Темные облака отнесло в сторону Божоле, на западе горизонт очистился, засияв золотисто-коньячными красками. Сквозь остатки облаков кое-где прорывалось солнце, круги света плыли по полям, окаймленным лесными полосами. Над полями парили хозяева вечернего неба, хищные птицы, их черные силуэты четко вырисовывались на фоне зелени.

Сидя на краешке скалы и болтая ногами в пустоте, Алиса подставляла лицо ветру, еще пахнущему грозой, и ощущала себя зрительницей захватывающего спектакля, сидящей в ложе первого яруса.

– Такое представление о Боге внутри нас побуждает человека соединить веру в себя с верой в жизнь, – сказала Алиса. – Может, это и есть истинная вера…

Жереми улыбнулся:

– Если бы дело было в Средние века, такое представление побудило бы церковные власти отправить тебя на костер, тебя сожгли бы как еретичку.

Алиса расхохоталась:

– Мысль о вере, способной творить реальность, напомнила мне библейскую историю о том, как Иисус ходил по воде «яко по суху». Когда я прочла ее в первый раз, то смеялась до упаду. Если увидеть в этом сверхъестественное событие, то сразу становится интересно. Я точно не помню текст, но…

– А лодка была уже на средине моря, и ее било волнами; потому что ветер был противный, – прочел Жереми наизусть. – В четвертую же стражу ночи пошел к ним Иисус, идя по морю. И ученики, увидев Его идущего по морю, встревожились и говорили: это призрак. И от страха вскричали.

Но Иисус тотчас заговорил с ними и сказал: ободритесь; это Я, не бойтесь. Петр сказал Ему в ответ: Господи! если это Ты, повели мне прийти к Тебе по воде. Он же сказал: иди. И выйдя из лодки, Петр пошел по воде, чтобы подойти к Иисусу. Но, видя сильный ветер, испугался и, начав утопать, закричал: Господи! спаси меня.

Иисус тотчас простер руку, поддержал его и говорит ему: маловерный! зачем ты усомнился? И когда вошли они в лодку, ветер утих.

– Вот-вот, именно это место. Иисус не говорит, что эта чудесная сила дана внешней божественной субстанцией. Он показывает, что она получена в результате веры. Как только Петра одолевают сомнения, он эту силу теряет.

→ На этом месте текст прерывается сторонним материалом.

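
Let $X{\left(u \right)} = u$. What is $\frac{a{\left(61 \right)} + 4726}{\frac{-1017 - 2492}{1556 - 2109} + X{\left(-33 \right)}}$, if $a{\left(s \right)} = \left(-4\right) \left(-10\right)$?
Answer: $- \frac{1317799}{7370} \approx -178.81$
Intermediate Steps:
$a{\left(s \right)} = 40$
$\frac{a{\left(61 \right)} + 4726}{\frac{-1017 - 2492}{1556 - 2109} + X{\left(-33 \right)}} = \frac{40 + 4726}{\frac{-1017 - 2492}{1556 - 2109} - 33} = \frac{4766}{- \frac{3509}{-553} - 33} = \frac{4766}{\left(-3509\right) \left(- \frac{1}{553}\right) - 33} = \frac{4766}{\frac{3509}{553} - 33} = \frac{4766}{- \frac{14740}{553}} = 4766 \left(- \frac{553}{14740}\right) = - \frac{1317799}{7370}$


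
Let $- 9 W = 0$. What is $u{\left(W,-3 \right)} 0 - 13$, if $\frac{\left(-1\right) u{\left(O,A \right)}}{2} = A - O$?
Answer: $-13$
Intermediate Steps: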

Две молнии, одна за другой, рассекли черные облака, бегущие к Божоле. Гроза сместилась к югу.

– В Евангелии от Фомы, – снова заговорила Алиса, – Иисус указывает другой путь к достижению этой силы: «Если же вы не познаете себя, тогда вы в бедности и вы – бедность». Иными словами, самопознание помогает освободиться от эго, в противном случае у тебя не будет никакой силы.

Алиса смотрела вдаль.

Раскинув крылья, без малейшего усилия, словно скользя между облаков, по ветру быстро планировал сокол.

– Это представление о внутренней божественности наводит на мысль, что есть некое измерение, в котором отсутствует время, – сказала Алиса. – Впрочем, некоторые физики уже способны доказать, что это измерение существует. Быть может, я живу вне времени, а моя инкарнация в этом теле вовсе не самая главная. И та частица звезд, часть всего сущего, что я собой представляю, находится в иной реальности, по ту сторону преходящего земного мира. Освобождаясь от своего эго, которое отделяет меня от других, я избавляюсь от дуализма, а отделавшись от дуализма, я отрешаюсь и от понятия времени. «Прежде нежели был Авраам, Я есмь», – говорил Иисус. То, что раньше я принимала за неправильный оборот речи, может быть, и есть самая глубокая и тревожащая фраза из всех.

Гроза удалялась на юг, небо понемногу очистилось, и ветер на вершине холма стих.

Алиса взглянула на Жереми:

– Когда я упомянула о Евангелии от Фомы, ты даже не спросил, откуда я о нем узнала.

Он ничего не ответил, но, ей показалось, по его бесстрастному лицу пробежала легкая тень улыбки.

– Ну, сознавайся, это ведь ты посылал ко мне глухонемую монашку!

Он с улыбкой вздохнул:

– Ты же взяла с меня обещание никогда не заводить речь о Боге. Я держу слово.

– Но тогда, значит, ты разделяешь эти воззрения на божественную природу человека?

Жереми на миг застыл, поморщился и медленно кивнул.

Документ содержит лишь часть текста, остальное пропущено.